German business bounces fast into party mood: Ifo

23rd July 2010, Comments 0 comments

German business confidence posted in July the strongest rise for 20 years, a benchmark survey showed on Friday as the export giant left other European economies behind to motor out of recession.

The Ifo institute's index of business sentiment in export-heavy Germany, where the economy shrank by nearly five percent in 2009, soared to 106.2 points from 101.8 points in June, well ahead of market forecasts.

"The rise is the biggest since German reunification.

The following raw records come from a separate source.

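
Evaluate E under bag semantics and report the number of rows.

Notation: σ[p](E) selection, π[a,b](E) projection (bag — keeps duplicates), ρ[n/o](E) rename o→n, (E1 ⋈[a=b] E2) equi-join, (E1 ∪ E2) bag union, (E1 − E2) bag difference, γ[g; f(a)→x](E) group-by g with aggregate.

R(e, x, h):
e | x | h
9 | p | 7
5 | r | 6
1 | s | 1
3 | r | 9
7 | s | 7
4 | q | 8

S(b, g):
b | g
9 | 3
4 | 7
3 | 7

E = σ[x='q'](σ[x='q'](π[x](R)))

Stepwise |·|:
  R → 6
  π[x](R) → 6
  σ[x='q'](π[x](R)) → 1
  σ[x='q'](σ[x='q'](π[x](R))) → 1

|E| = 1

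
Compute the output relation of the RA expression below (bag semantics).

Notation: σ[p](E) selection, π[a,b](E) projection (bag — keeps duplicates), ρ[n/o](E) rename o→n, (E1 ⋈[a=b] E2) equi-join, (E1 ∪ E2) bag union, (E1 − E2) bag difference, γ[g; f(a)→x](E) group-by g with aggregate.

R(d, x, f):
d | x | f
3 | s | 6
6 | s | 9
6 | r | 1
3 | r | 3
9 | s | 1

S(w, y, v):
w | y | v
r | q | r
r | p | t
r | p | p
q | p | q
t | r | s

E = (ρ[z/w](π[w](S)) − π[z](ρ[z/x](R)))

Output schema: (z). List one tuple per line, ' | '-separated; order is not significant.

Subexpression sizes:
  S → 5
  π[w](S) → 5
  ρ[z/w](π[w](S)) → 5
  R → 5
  ρ[z/x](R) → 5
  π[z](ρ[z/x](R)) → 5
  (ρ[z/w](π[w](S)) − π[z](ρ[z/x](R))) → 3

== RESULT ==
z
q
r
t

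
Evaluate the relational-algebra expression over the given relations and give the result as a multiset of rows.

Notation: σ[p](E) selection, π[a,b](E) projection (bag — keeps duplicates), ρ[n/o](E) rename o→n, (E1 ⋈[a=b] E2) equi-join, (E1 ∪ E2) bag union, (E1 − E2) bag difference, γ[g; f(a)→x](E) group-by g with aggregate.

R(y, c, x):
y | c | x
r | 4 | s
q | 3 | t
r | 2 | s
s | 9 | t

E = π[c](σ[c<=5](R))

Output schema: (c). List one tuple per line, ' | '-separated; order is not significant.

Stepwise |·|:
  R → 4
  σ[c<=5](R) → 3
  π[c](σ[c<=5](R)) → 3

== RESULT ==
c
2
3
4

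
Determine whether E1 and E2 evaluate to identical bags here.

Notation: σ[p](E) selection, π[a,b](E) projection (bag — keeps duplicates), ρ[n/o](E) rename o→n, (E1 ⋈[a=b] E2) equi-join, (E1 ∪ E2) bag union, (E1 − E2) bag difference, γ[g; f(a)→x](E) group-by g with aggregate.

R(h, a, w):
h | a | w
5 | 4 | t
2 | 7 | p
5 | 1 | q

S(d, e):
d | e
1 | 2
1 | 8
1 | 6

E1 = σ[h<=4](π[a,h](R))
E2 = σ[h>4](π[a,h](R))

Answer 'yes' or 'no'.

E1 row counts bottom-up:
  R → 3
  π[a,h](R) → 3
  σ[h<=4](π[a,h](R)) → 1
E2 row counts bottom-up:
  R → 3
  π[a,h](R) → 3
  σ[h>4](π[a,h](R)) → 2

E1 result:
a | h
7 | 2
E2 result:
a | h
1 | 5
4 | 5
Witness: (4, 5) appears 0× in E1 but 1× in E2.

no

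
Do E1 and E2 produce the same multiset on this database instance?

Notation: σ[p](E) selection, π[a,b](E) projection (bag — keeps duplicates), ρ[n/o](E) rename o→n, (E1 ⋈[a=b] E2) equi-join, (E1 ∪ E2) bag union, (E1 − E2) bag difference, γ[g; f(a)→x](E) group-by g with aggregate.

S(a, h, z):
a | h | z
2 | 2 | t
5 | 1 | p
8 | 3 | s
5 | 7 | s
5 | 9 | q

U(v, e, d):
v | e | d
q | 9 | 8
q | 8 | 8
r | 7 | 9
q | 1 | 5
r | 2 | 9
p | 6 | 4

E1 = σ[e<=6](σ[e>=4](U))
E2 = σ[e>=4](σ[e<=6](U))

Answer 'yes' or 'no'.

E1 stepwise |·|:
  U → 6
  σ[e>=4](U) → 4
  σ[e<=6](σ[e>=4](U)) → 1
E2 stepwise |·|:
  U → 6
  σ[e<=6](U) → 3
  σ[e>=4](σ[e<=6](U)) → 1

E1 and E2 produce the same multiset:
v | e | d
p | 6 | 4

yes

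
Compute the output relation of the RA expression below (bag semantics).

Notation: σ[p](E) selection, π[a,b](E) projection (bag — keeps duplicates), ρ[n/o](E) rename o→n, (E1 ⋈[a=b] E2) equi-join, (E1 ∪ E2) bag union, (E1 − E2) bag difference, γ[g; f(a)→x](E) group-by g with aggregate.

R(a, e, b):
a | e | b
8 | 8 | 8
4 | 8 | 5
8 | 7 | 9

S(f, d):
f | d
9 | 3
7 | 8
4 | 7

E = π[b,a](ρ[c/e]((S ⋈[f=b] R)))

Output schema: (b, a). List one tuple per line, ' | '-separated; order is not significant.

Per-node cardinality:
  S → 3
  R → 3
  (S ⋈[f=b] R) → 1
  ρ[c/e]((S ⋈[f=b] R)) → 1
  π[b,a](ρ[c/e]((S ⋈[f=b] R))) → 1

== RESULT ==
b | a
9 | 8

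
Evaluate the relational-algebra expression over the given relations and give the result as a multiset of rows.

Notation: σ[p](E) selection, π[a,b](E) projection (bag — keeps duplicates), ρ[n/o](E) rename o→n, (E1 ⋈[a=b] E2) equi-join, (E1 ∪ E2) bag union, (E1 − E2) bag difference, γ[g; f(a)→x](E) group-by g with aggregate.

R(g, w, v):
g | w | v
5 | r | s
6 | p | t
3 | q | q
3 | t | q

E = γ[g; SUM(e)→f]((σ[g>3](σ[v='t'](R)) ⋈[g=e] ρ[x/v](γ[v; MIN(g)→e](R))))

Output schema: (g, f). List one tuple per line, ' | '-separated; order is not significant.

Per-node cardinality:
  R → 4
  σ[v='t'](R) → 1
  σ[g>3](σ[v='t'](R)) → 1
  R → 4
  γ[v; MIN(g)→e](R) → 3
  ρ[x/v](γ[v; MIN(g)→e](R)) → 3
  (σ[g>3](σ[v='t'](R)) ⋈[g=e] ρ[x/v](γ[v; MIN(g)→e](R))) → 1
  γ[g; SUM(e)→f]((σ[g>3](σ[v='t'](R)) ⋈[g=e] ρ[x/v](γ[v; MIN(g)→e](R)))) → 1

== RESULT ==
g | f
6 | 6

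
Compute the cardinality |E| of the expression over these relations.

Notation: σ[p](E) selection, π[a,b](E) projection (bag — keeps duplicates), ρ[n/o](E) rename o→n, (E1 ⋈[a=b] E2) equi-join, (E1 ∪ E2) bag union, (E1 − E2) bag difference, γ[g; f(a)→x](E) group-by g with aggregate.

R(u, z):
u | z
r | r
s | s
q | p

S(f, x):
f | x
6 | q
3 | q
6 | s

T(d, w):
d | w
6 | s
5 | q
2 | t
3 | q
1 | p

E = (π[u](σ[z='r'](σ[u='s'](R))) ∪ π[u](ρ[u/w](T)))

Stepwise |·|:
  R → 3
  σ[u='s'](R) → 1
  σ[z='r'](σ[u='s'](R)) → 0
  π[u](σ[z='r'](σ[u='s'](R))) → 0
  T → 5
  ρ[u/w](T) → 5
  π[u](ρ[u/w](T)) → 5
  (π[u](σ[z='r'](σ[u='s'](R))) ∪ π[u](ρ[u/w](T))) → 5

|E| = 5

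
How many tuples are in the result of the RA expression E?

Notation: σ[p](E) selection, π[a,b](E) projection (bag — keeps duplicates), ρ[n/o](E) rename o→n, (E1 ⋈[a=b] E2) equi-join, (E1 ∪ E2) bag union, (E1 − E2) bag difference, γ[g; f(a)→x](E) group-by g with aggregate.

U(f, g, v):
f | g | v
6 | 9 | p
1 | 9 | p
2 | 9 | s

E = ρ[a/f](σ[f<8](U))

Stepwise |·|:
  U → 3
  σ[f<8](U) → 3
  ρ[a/f](σ[f<8](U)) → 3

|E| = 3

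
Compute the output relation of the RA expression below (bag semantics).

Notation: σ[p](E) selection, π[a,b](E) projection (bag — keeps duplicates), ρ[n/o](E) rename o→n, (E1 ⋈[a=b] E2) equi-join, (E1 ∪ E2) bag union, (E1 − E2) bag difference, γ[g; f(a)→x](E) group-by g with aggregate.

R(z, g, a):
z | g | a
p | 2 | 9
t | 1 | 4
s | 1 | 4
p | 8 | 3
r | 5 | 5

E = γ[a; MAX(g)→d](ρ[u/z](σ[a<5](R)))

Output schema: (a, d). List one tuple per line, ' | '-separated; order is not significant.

Subexpression sizes:
  R → 5
  σ[a<5](R) → 3
  ρ[u/z](σ[a<5](R)) → 3
  γ[a; MAX(g)→d](ρ[u/z](σ[a<5](R))) → 2

== RESULT ==
a | d
3 | 8
4 | 1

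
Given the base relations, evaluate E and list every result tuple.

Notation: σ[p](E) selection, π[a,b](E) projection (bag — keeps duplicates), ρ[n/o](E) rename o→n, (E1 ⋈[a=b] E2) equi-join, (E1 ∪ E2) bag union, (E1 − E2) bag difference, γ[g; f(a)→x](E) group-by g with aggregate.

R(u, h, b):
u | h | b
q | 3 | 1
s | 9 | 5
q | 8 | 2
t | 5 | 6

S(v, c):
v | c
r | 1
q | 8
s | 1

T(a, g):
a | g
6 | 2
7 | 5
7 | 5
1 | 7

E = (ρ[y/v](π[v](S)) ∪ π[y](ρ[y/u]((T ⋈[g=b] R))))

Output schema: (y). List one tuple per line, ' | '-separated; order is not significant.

Stepwise |·|:
  S → 3
  π[v](S) → 3
  ρ[y/v](π[v](S)) → 3
  T → 4
  R → 4
  (T ⋈[g=b] R) → 3
  ρ[y/u]((T ⋈[g=b] R)) → 3
  π[y](ρ[y/u]((T ⋈[g=b] R))) → 3
  (ρ[y/v](π[v](S)) ∪ π[y](ρ[y/u]((T ⋈[g=b] R)))) → 6

== RESULT ==
y
q
q
r
s
s
s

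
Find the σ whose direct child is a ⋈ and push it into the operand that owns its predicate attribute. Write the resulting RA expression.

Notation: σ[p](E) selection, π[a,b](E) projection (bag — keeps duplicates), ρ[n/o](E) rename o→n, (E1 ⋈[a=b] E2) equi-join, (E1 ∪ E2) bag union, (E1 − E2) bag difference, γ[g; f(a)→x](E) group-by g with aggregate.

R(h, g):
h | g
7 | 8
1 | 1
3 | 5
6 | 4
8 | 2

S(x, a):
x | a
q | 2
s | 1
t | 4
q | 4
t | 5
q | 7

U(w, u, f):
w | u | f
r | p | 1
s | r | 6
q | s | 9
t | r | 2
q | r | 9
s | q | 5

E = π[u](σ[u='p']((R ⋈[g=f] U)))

σ filters on u, owned by the right side.
E' = π[u]((R ⋈[g=f] σ[u='p'](U)))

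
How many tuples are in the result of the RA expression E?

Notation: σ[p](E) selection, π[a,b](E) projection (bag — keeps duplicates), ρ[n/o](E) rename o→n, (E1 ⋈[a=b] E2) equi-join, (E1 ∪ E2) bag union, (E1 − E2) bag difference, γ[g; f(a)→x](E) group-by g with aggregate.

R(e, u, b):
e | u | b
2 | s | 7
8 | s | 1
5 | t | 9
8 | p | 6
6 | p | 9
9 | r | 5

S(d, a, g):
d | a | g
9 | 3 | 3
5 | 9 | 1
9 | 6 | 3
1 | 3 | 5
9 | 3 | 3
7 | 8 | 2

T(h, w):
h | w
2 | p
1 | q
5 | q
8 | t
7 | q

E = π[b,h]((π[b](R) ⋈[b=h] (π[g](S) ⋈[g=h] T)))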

Firms are reporting significantly more favourable business conditions than last month," the Munich-based Ifo said.

"The German economy is in party mood again."

The result was much better than expected, with economists polled by Dow Jones Newswires having forecast on average the index to have fallen slightly to 101.5 points.

The monthly survey of around 2,500 companies across all sectors of the German economy also found managers more optimistic about the coming six months than they were in June, the Ifo said.

A sub-index on expectations rose to 105.5 points from 102.5 points, while another measuring companies' assessments of current conditions shot up to 106.8 points from 101.2 points.

Jennifer McKeown at Capital Economics said that the Ifo reading suggested that the German economy was continuing to perform well, "not only compared with others in the eurozone but also with the rest of the world."

Timo Klein at Global Insight agreed, saying that a breakdown of the survey showed "large improvements" in business sentiment all across the board, with all sectors except construction revealed improving expectations.

"This rapid rebound following...the eurozone debt and euro crisis is remarkable," Klein said.

"The conclusion is that German economic growth not only demonstrated huge momentum during the second quarter but will remain robust during the second half of 2010."

He said that IHS's forecast for 2010 German economic growth would have to be increased from 2.0 percent at present. Capital Economics meanwhile raised its prediction to 2.0 percent from 1.5 percent.

McKeown warned however that the recovery would slow in 2011 and that prospects for the eurozone and other European economies as a whole still looked "considerably worse."

She added that another note of caution was that Germany's recovery was still driven by exports, with the country's consumers still staying away from the shops, adding to Berlin's much-criticised current account surplus.

"Unless a German domestic demand revival starts soon, which seems unlikely given the coming fiscal squeeze, the positive effect on the rest of the eurozone will be limited," McKeown said.

"Indeed, if Germany is simply taking a greater share of world exports than in the past, the peripheral economies might be losing out."